The shower in the Samos albergue. Note the definitely non OSH step.In another half hour the ambulance arrived from Saria and we set off. I loaded Clemency´s hastily packed bag into the front and sat beside a driver who bore an uncanny resemblance to Robbie Coltrane. Clemency was in the back with a paramedic. Neither of our companions spoke any English. After some to ing and fro ing on the radio, we took the road not for Saria but for Lugo and we made a very rapid trip of about 50km. I have never, ever moved so fast in such a large vehicle: about twice the legal limit, I´d guess from the relative speed of other motorway users. At Lugo Clemency was wheelchaired into a large, airy, light, clean, soulless modern hospital and we were parked in a waiting room with various Spaniards in a range of disabled states. No one spoke English. I was 50 km from my wallet and credit cards in a city I had not even heard of until an hour ago. I was utterly out of control of my life at that point and it was time to rely entirely on God
We were processed quickly. There were x-rays and a consultation with an intern of some sort, chosen I suspect because she knew as many words of English as I did of Spanish, ie not many. We were left alone and we had that "what if" conversation. I suspected a broken hip or at the least a crack. Clemency said she could bus to Santiago and I would walk this last 130 km on my own, and it was in that conversation that I had one of those insights that are the gift of the Path of Miracles.

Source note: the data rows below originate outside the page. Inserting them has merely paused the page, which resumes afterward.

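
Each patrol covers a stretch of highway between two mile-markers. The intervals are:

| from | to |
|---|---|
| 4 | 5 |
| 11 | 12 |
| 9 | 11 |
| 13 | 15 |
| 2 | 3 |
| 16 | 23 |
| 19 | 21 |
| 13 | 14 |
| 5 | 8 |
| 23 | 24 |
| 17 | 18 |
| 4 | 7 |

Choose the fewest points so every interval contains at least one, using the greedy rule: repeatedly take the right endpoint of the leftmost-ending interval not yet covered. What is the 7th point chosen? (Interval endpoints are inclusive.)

By right end: [2,3]  [4,5]  [4,7]  [5,8]  [9,11]  [11,12]  [13,14]  [13,15]  [17,18]  [19,21]  [16,23]  [23,24]
[2,3] uncovered → point at 3; [4,5] uncovered → point at 5; [9,11] uncovered → point at 11; [13,14] uncovered → point at 14; [17,18] uncovered → point at 18; [19,21] uncovered → point at 21; [23,24] uncovered → point at 24.
Points: 3, 5, 11, 14, 18, 21, 24 (7 total).

24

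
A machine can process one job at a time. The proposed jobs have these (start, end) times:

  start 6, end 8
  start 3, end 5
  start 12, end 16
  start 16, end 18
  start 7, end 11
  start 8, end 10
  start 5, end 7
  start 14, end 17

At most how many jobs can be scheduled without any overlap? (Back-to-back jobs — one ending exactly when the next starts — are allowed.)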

I could not conceive of walking on without her; the very thought was ridiculous. We had started this track together more than three years ago, and shared all of it, walking side by side, usually in step with each other. Every glorious vista and every gut wrenching uphill slog, every broken albergue sleep and every deep conversation around a multinational table we had shared. The long walk together was a sort of metaphor for the shared journey of our marriage.There is a mystery about what binds a couple together in the first place, but in the end what really counts is not so much the ability to share joys as to face difficulties together. After almost 40 years lived in each other´s shadows we are very aware of each other´s strengths and weaknesses, but somehow I think it is our weaknesses that are the most important. Nobody knows Clemency´s failings in as much detail as I do. Nobody knows my failings in as much detail, nor bears them with such compassion and generosity as she does. And it is in dealing with each other´s failings that we are forced to deal with our own, which is probably the reason, ultimately, that God hath joined us together.
Despite the language difficulties we were treated with great compassion and gentleness by everyone. The young intern managed to tell us that all was well, nothing was cracked or broken and that with a day or two of rest we should be able to walk to Santiago. We were put into a taxi and charged nothing for the kindest, friendliest medical service anyone could hope to receive. We made a slower trip back to Samos, and were welcomed back by the hospitalero and the other peregrinos. We will rest here today, and possibly tomorrow. Then, no matter how we actually manage it, we will go on together for the small portion of this camino that remains to us and for that portion of our larger journey that remains.
The Chapel of the Cypress, Samos, built c. 900AD. The tree is about the same age as the chapel.